RRB-Trees: Efficient Immutable Vectors (2012) [pdf]

(infoscience.epfl.ch)

45 points by azhenley 4 days ago|13 comments

•

xeubie 2 days ago

I used this data structure in my immutable database (see profile) but eventually switched to a B-tree because I believe RRB trees are inherently flawed. If you do a large number of slices and concats, it is possible for the tree to contain so many gaps it that the tree grows so deep it can't be modified anymore. At first I thought it was a bug in my own implementation but I eventually found the same bug in rrb-vector, the clojure implementation (see CRRBV-14). In fact, the maintainer of that library reached the same conclusion I did and switched to B-trees: https://github.com/jafingerhut/core.btree-vector

Still, I have huge respect for Phil Bagwell and I make heavy use of his hash array mapped trie. But this issue with RRB trees makes it impossible for me to use them, especially for an on-disk data structure whose long lifespan makes it way more likely that the problem will eventually happen.

•

bjoli 23 hours ago

Hmmm. This comment made me think. If you would do a radix tree that degrades to a b+tree, you would get a couple of things. The b+tree concat and subsequently insertions and removal, is faster than the rrb tree one, but yields more relaxed nodes.

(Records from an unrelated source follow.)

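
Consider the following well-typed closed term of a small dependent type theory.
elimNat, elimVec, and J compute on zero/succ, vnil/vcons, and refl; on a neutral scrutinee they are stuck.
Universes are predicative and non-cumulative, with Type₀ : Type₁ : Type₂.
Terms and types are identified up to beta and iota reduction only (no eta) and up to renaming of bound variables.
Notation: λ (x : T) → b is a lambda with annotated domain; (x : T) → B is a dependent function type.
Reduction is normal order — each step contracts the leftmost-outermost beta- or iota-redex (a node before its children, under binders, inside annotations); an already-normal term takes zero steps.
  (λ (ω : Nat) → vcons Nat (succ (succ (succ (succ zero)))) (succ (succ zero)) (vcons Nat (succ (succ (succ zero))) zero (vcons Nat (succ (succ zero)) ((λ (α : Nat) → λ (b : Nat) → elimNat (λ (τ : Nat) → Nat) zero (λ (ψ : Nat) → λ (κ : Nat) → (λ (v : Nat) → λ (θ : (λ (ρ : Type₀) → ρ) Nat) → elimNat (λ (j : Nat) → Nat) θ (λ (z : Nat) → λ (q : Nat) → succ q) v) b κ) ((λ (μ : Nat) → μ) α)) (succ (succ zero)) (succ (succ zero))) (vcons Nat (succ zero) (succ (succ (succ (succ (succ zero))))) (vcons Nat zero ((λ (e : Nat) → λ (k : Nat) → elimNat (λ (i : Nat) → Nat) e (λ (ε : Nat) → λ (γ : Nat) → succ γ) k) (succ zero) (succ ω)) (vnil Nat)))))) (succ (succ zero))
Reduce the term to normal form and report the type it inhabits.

reduced normal form:
  vcons Nat (succ (succ (succ (succ zero)))) (succ (succ zero)) (vcons Nat (succ (succ (succ zero))) zero (vcons Nat (succ (succ zero)) (succ (succ (succ (succ zero)))) (vcons Nat (succ zero) (succ (succ (succ (succ (succ zero))))) (vcons Nat zero (succ (succ (succ (succ zero)))) (vnil Nat)))))
inferred type:
  Vec Nat (succ (succ (succ (succ (succ zero)))))


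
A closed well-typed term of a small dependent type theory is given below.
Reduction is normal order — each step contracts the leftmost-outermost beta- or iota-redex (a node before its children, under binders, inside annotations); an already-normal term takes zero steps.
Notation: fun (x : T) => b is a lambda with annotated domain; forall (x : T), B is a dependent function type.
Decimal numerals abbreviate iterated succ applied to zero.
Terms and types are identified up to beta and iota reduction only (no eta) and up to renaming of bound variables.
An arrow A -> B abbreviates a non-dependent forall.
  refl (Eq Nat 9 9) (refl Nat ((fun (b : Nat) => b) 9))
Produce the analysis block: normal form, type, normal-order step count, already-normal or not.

reduced normal form:
  refl (Eq Nat 9 9) (refl Nat 9)
inferred type:
  Eq (Eq Nat 9 9) (refl Nat 9) (refl Nat 9)
reduction steps (normal order): 1
started in normal form: no
first contracted redex: a beta-redex


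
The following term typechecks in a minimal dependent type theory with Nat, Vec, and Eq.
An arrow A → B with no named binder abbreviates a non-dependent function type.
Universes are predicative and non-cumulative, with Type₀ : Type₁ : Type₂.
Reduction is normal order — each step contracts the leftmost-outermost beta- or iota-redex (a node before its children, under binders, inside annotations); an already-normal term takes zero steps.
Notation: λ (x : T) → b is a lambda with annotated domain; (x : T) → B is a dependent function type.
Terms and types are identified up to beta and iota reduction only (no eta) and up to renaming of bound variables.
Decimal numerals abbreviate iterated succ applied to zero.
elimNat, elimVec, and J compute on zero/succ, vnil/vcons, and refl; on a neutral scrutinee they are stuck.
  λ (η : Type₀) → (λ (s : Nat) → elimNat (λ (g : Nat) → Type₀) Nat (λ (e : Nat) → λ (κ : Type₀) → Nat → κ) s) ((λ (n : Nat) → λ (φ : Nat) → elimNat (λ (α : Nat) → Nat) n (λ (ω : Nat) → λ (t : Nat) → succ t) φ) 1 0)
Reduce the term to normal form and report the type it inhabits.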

If you have a relaxed root, you know the size of every subtree. If the the subtree is dense you can easily calculate the shift, meaning you get dense radix tree subnodes with fast lookup.

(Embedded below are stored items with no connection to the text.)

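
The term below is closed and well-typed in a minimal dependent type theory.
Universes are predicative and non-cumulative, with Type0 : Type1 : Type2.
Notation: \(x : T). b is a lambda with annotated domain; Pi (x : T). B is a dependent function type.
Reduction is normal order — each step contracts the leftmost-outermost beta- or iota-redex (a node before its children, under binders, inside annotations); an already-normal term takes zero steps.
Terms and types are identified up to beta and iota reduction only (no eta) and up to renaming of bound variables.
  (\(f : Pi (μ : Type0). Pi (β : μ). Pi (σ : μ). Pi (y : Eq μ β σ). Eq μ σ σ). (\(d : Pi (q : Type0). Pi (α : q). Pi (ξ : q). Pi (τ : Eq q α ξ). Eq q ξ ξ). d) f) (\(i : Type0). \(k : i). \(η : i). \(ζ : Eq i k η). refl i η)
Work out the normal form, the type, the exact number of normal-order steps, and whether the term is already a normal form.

normal form:
  \(f : Type0). \(μ : f). \(β : f). \(σ : Eq f μ β). refl f β
inferred type:
  Pi (f : Type0). Pi (μ : f). Pi (β : f). Pi (σ : Eq f μ β). Eq f β β
reduction steps (normal order): 2
term was already normal: no
first contracted redex: a beta-redex


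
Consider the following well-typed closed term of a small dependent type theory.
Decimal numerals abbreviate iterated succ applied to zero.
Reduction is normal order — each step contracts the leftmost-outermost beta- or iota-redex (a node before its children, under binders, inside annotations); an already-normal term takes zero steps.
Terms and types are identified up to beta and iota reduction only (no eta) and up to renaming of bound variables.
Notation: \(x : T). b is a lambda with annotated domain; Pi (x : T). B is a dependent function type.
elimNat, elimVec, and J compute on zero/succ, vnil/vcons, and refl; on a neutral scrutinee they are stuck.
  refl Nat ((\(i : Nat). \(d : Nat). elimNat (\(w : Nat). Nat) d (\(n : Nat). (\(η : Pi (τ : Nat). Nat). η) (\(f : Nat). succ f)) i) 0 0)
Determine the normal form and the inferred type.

normal form:
  refl Nat 0
type:
  Eq Nat 0 0
observation: 3 normal-order steps normalize the term, beginning with a beta-redex.


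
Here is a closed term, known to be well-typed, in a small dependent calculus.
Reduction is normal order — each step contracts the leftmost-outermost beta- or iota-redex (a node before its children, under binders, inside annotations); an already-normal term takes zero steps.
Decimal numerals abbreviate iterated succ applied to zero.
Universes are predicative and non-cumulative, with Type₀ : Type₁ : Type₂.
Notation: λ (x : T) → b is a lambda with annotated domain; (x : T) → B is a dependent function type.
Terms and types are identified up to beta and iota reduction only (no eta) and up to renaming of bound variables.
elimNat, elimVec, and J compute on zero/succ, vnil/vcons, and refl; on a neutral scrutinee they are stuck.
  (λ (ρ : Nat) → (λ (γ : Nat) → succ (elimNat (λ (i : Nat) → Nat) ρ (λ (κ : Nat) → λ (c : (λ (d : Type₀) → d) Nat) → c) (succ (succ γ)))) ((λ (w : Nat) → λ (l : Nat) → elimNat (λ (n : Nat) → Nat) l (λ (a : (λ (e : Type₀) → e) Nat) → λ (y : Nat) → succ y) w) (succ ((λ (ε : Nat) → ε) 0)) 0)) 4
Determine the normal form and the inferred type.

reduced normal form:
  5
inferred type:
  Nat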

This gets you the benefits of a relaxed b tree, but no issues with accidentally having too deep shifts since they are relative to where the dense subtree starts.

This could be done to a rrb tree as well, which would mitigate the issues you are seeing, but would still lead to an arbitrarily deep tree if the concatenation isn't done properly.

The only tradeoff would be slower indexing on relaxed trees because more nodes would end up unbalanced, but at the same time concatenations, insertions and removals would probably be faster.

I will try to implement this.

Edit: no, seriously. This is a splendid idea. The b tree concat is faster than the rrb tree "full" merge. And simpler. And storing the tree subtree height in a byte somewhere means we can go from relaxed to dense and then do a proper radix tree search. (I have one of those rrb tree implementations that probably fails, btw. It has a proper concat, but the improper one is so much faster. I know. I am ashamed.)

•

xeubie 22 hours ago

Yeah you should try it. I place a very big value on simplicity and code size but the combo you describe might have benefits.

•

bjoli 20 hours ago

Edit: Sorry for repeating myself. Still thinking out loud.

I have already started. Not only is the concat faster (which means the derived operations in the rrb tree will be faster), but the derived operations can be done directly since the relaxation is going to be between 16 and 32 elements. A remove will just be a copy 16 out of 17 times.

This will mean that indexing might be slower in the b tree (it will be higher since the fill ratio is lower) part of the tree, and there might be slightly more of the relaxed nodes, but sweet jeebus this is a simplification.

A simplification that makes correctness easier and speeds up all other operations.setting the minimal amount of elements to 24 will still make concat faster, and will make memory waste almost the same (I can use c# inline arrays without feeling too bad).

I have both a fast b+tree and am Rrb tree. Why didn't I think of this before?!

•

bjoli 2 days ago

that is because many implementations bypass strict rebalancing to squeeze out extra concat performance. And because the strict rebalancing algorithm is awful to implement.

•

HexDecOctBin 2 days ago

Did you use some resource on how to layer immutability on top of B-trees? This is finicky enough that I don't feel comfortable YOLOing.

•

bjoli 2 days ago

This is a persistent ordered map on b+trees.

https://rikspucko.koketteriet.se/bjoli/PersistentMap/src/bra...

•

erichocean 3 days ago

If you like this kind of thing, Bifurcan [0] is a Java library with implementations of RBB-trees and related (fast) immutable data structures.

[0] https://github.com/lacuna/bifurcan

•

ashton314 2 days ago

This is Rhombus’ native data type! Such a nice data structure.

•

azhenley 2 days ago

There was some interesting discussion which data structure to use for Rhombus: https://github.com/racket/rhombus/discussions/221

•

wasting_time 4 days ago

A refreshing break from Molt News. Now I want to check how vectors are implemented in my favorite languages.

•

inhumantsar 4 days ago

the `im` rust crate provides immutable data structures, one of them being an RRB-based Vec. don't remember what the stdlib Vec uses.

•

oniony 4 days ago

I believe Vec is a straight array underneath, which is reallocated at a larger size when full. And Vector in the `im` crate you mentioned looks very interesting indeed.